The traditional party of the left, Labour, has taken a sharp turn further in that direction under Jeremy Corbyn, with Kezia Dugdale following. The Lib Dems, which likes to think of itself as a party of the radical centre, has in fact moved well left in competition with Labour (inexplicably, as I wrote here last week). And the Greens, looking to capitalise the market of agitated, left-wing Yessers, has continued to adopt a hard-left position on key issues such as tax.
In this context, it is difficult to see where RISE fits in. This is backed up by multiple polls; since the party’s formation in August 2015 it has maxed-out at 3% nationally on the regional vote, and hasn’t risen above 2% in 2016. Of course, the regional vote (clue in the name) is regional and not national, but outside of Glasgow (where competition is further complicated by Tommy Sheridan) it is difficult to see where the party is close to the 6% required to scrape a seat, far less achieving an MSP in each region (as its leader, Colin Fox, predicted today).
Is the party’s lowly position deserved? Well, their manifesto does reveal some clear red water between them and their competitors. The document’s cover majors on four issues; taxing the rich, ending cuts, land reform and #indyref2 and whilst there is nothing unique about those in headline format, the detail reveals a different grade of leftism. It wants a £20k minimum and £100k maximum wage; a national tax rise of one-third for anyone earning over £50k and a new local income tax on top of that; and it wants land removed from its owners.
RISE’s key selling point, though, will surely be its position on the second referendum. The party does have something unique to say here; the SNP has distanced itself from #indyref2, and whilst the Greens could be said to be keener, the wording in their manifesto is unnecessarily convoluted. Not so RISE, which promises a second poll in the next five years. This could appeal to a particular section of the electorate – not a huge section, but enough to win some list seats.

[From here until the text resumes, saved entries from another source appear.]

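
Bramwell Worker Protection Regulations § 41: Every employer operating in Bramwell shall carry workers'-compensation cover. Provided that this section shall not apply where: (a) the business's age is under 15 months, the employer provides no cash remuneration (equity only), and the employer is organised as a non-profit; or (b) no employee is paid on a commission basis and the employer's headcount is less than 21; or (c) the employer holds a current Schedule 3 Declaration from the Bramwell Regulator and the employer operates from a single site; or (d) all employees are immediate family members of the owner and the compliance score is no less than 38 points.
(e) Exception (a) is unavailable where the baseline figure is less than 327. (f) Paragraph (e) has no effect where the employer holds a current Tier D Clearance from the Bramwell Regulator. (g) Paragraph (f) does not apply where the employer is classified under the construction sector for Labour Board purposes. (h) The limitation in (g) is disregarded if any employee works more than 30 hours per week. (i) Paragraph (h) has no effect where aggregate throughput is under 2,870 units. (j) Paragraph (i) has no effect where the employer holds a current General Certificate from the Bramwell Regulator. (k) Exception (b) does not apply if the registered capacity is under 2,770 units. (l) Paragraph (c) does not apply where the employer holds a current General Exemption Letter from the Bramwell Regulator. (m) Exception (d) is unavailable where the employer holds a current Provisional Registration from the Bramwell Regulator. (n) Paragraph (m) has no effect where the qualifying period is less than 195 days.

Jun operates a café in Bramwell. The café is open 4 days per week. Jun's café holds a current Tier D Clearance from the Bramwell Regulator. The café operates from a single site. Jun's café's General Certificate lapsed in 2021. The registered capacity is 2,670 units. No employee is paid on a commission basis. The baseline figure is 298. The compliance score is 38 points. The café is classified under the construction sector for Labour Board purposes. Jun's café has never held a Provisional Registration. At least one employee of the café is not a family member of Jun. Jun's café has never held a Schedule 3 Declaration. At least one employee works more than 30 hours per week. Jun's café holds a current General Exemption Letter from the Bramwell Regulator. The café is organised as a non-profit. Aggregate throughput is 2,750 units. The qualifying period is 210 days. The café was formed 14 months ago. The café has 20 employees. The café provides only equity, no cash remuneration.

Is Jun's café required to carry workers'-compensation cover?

All of (a)'s requirements are met (the business's age is 14 months, under the 15 months limit; remuneration is equity-only; the employer is a non-profit). But: (e) operates — the baseline figure is 298, less than the 327 limit. (f) is triggered (a current Tier D Clearance is held), but is overridden by (g): (g) is triggered — the café is classified under the construction sector. (h) would limit (g) — at least one employee exceeds 30 hours/week — but (i) sets (h) aside: (i) operates against (h): aggregate throughput is 2,750 units, under the 2,870 units limit. (j), which would lift (i), is inapplicable — the General Certificate is not current. Exception (a) does not apply.
Exception (b) is satisfied on its face — no employee is paid on commission; the employer's headcount is 20, less than the 21 limit. However, paragraph (k) must be considered: (k) is triggered — the registered capacity is 2,670 units, under the 2,770 units limit. So (b) is unavailable.
Exception (c) fails — the Schedule 3 Declaration is not current.
Exception (d) does not apply: at least one employee is not a family member.
No exception is made out. Jun's café falls within the general rule.

Yes — Jun's café must carry workers'-compensation cover.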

However there are two problems. Firstly, there is no evidence as yet that the RISE campaign has in place the structure or strategy to turn this message into votes. Some basic mistakes in their manifesto (they want a 60% tax rate on incomes over £150k as well as a maximum income of £100k, and they based their tax calculations on an incorrect current income tax rate) reflect badly on the party’s professionalism.
Secondly, and primarily, it remains difficult to see a space for RISE in our politics. If you are a hard-left independence supporter, you probably head towards the Greens. If you’re less focussed on independence and are just looking for a party to soak the rich, you could do worse that hang your hat on Jeremy Corbyn’s peg, since Labour at least have some skin already in the game.
What RISE is likely to wake up to on May 6th, though, is the realisation (again) that Scotland simply isn’t as left wing as it wants it to be. As Einstein said: “A man should look for what is. And not for what he thinks should be”.